Dread instantly dowsed Mina in icy sweat. Which one was it? Did it even matter trapped in here?
“This is perfect,” gran-Tom crowed, in weird counter-point to a whiteness tinging her tentacles that really said she wanted to be anywhere else. “Whoever it is won’t come anywhere near filth work. We can take as long as we need. Mina.” The priestess beckoned, and Mina drew reluctantly closer, the muck rake clutched – protectively? – in one hand. When she was close enough, gran-Tom reached out with one of her tentacles and curled it around Mina’s wrist in a way Mina thought was somehow supposed to be comforting. It actually was a little; gran-Tom’s claws were sharp, so a regular pat on the hand just couldn’t be anything but harsh.

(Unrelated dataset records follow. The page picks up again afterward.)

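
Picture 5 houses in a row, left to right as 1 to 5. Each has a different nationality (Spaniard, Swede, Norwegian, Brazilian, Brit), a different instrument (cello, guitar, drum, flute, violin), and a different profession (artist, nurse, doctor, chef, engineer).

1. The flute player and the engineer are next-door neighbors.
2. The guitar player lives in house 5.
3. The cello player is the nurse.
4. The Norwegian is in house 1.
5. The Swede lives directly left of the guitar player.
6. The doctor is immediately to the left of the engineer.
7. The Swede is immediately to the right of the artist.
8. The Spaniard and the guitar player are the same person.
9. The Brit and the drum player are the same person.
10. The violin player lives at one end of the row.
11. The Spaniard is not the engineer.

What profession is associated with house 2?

engineer

From clue 2, the guitar player must be in house 5.
By clue 4, the Norwegian is in house 1.
Clue 5 places the Swede in house 4.
Clue 7 places the artist in house 3.
Clue 8 places the Spaniard in house 5.
House 1 instrument: only violin fits.
The flute player is in house 3 (clue 1).
The doctor is in house 1 (clue 6).
Clue 6: the engineer is in house 2.
That leaves cello as the instrument for house 4.
House 5 profession: only chef fits.
By clue 9, the Brit is in house 2.
So house 3 gets Brazilian for nationality.
House 2 instrument: only drum fits.
The only profession still possible for house 4 is nurse.
So: house 1 = Norwegian/violin/doctor, house 2 = Brit/drum/engineer, house 3 = Brazilian/flute/artist, house 4 = Swede/cello/nurse, house 5 = Spaniard/guitar/chef.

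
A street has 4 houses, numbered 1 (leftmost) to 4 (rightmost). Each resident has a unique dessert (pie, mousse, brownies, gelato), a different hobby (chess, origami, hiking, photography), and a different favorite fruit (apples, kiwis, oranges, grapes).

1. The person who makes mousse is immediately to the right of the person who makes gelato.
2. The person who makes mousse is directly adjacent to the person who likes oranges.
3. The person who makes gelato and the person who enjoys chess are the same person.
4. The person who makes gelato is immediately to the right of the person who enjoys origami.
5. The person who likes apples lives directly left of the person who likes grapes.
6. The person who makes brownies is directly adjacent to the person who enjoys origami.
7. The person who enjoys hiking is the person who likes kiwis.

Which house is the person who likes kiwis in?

4

The person who makes gelato is narrowed to house 2 or 3; consider each.
Placing it in house 2 leads to a contradiction, so it's in house 3.
Clue 1: the person who makes mousse is in house 4.
Clue 2: the person who likes oranges is in house 3.
The person who enjoys chess is in house 3 (clue 3).
Clue 4 places the person who enjoys origami in house 2.
House 2 dessert: only pie fits.
From clue 5, the person who likes apples must be in house 1.
By clue 5, the person who likes grapes is in house 2.
So house 1 gets brownies for dessert.
House 4's favorite fruit must be kiwis (nothing else left).
Clue 7: the person who enjoys hiking is in house 4.
House 1's hobby must be photography (nothing else left).
So: house 1 = brownies/photography/apples, house 2 = pie/origami/grapes, house 3 = gelato/chess/oranges, house 4 = mousse/hiking/kiwis.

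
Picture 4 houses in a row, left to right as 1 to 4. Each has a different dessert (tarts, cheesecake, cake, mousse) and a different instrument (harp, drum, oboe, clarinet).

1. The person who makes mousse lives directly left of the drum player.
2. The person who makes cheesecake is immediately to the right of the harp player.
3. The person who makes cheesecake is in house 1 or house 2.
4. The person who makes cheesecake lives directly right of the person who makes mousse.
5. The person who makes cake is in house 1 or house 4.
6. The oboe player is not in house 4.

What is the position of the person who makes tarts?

Clue 3 places the person who makes cheesecake in house 2.
By clue 4, the person who makes mousse is in house 1.
That leaves tarts as the dessert for house 3.
So house 4 gets cake for dessert.
From clue 1, the drum player must be in house 2.
From clue 2, the harp player must be in house 1.
That leaves oboe as the instrument for house 3.
House 4's instrument must be clarinet (nothing else left).
So: house 1 = mousse/harp, house 2 = cheesecake/drum, house 3 = tarts/oboe, house 4 = cake/clarinet.

3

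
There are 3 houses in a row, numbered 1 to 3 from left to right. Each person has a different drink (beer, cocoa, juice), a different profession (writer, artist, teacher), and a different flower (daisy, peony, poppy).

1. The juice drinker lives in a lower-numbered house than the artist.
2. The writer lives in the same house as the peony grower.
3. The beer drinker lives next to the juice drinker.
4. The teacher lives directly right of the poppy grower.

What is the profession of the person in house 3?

teacher

The only profession still possible for house 1 is writer.
From clue 2, the peony grower must be in house 1.
That leaves poppy as the flower for house 2.
The only flower still possible for house 3 is daisy.
From clue 4, the teacher must be in house 3.
So house 2 gets artist for profession.
Clue 1: the juice drinker is in house 1.
Clue 3 places the beer drinker in house 2.
House 3's drink must be cocoa (nothing else left).
So: house 1 = juice/writer/peony, house 2 = beer/artist/poppy, house 3 = cocoa/teacher/daisy.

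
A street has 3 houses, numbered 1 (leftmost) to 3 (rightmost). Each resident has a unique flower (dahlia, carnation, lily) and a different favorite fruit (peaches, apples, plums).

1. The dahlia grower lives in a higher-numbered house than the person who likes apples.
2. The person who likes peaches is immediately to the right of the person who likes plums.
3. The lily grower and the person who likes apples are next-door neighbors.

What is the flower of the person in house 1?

carnation

So house 3 gets peaches for favorite fruit.
Clue 2 places the person who likes plums in house 2.
House 1's favorite fruit must be apples (nothing else left).
From clue 3, the lily grower must be in house 2.
House 1's flower must be carnation (nothing else left).
So house 3 gets dahlia for flower.
So: house 1 = carnation/apples, house 2 = lily/plums, house 3 = dahlia/peaches.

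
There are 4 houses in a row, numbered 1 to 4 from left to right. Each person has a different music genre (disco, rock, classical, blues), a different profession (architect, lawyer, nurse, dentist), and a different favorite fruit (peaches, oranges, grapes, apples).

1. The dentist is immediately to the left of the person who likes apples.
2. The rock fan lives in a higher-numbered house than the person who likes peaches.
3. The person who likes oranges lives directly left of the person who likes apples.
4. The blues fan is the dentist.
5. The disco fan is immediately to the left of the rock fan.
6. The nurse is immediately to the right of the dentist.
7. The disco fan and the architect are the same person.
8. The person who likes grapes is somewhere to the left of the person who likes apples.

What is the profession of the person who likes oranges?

House 4's favorite fruit must be apples (nothing else left).
By clue 1, the dentist is in house 3.
By clue 3, the person who likes oranges is in house 3.
Clue 4: the blues fan is in house 3.
By clue 6, the nurse is in house 4.
The disco fan is in house 1 (clue 5).
From clue 5, the rock fan must be in house 2.
Clue 7 places the architect in house 1.
The only music genre still possible for house 4 is classical.
So house 2 gets lawyer for profession.
By clue 2, the person who likes peaches is in house 1.
So house 2 gets grapes for favorite fruit.
So: house 1 = disco/architect/peaches, house 2 = rock/lawyer/grapes, house 3 = blues/dentist/oranges, house 4 = classical/nurse/apples.

dentist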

“Here.” Gran-Tom held out one of those clawed hands now, one of the older, cracked tea-cups held in it. “Drink this to soothe your throat. I know now what the problem is, and I know what to do, but we have a lot of work to do to get you ready before the next moonrise. You’ll need the First, Second, and Third Hums all down perfectly.”
Warily, Mina switched hands on the muck-rake and took the cup. The tea tasted like oyster bells, because of course it did.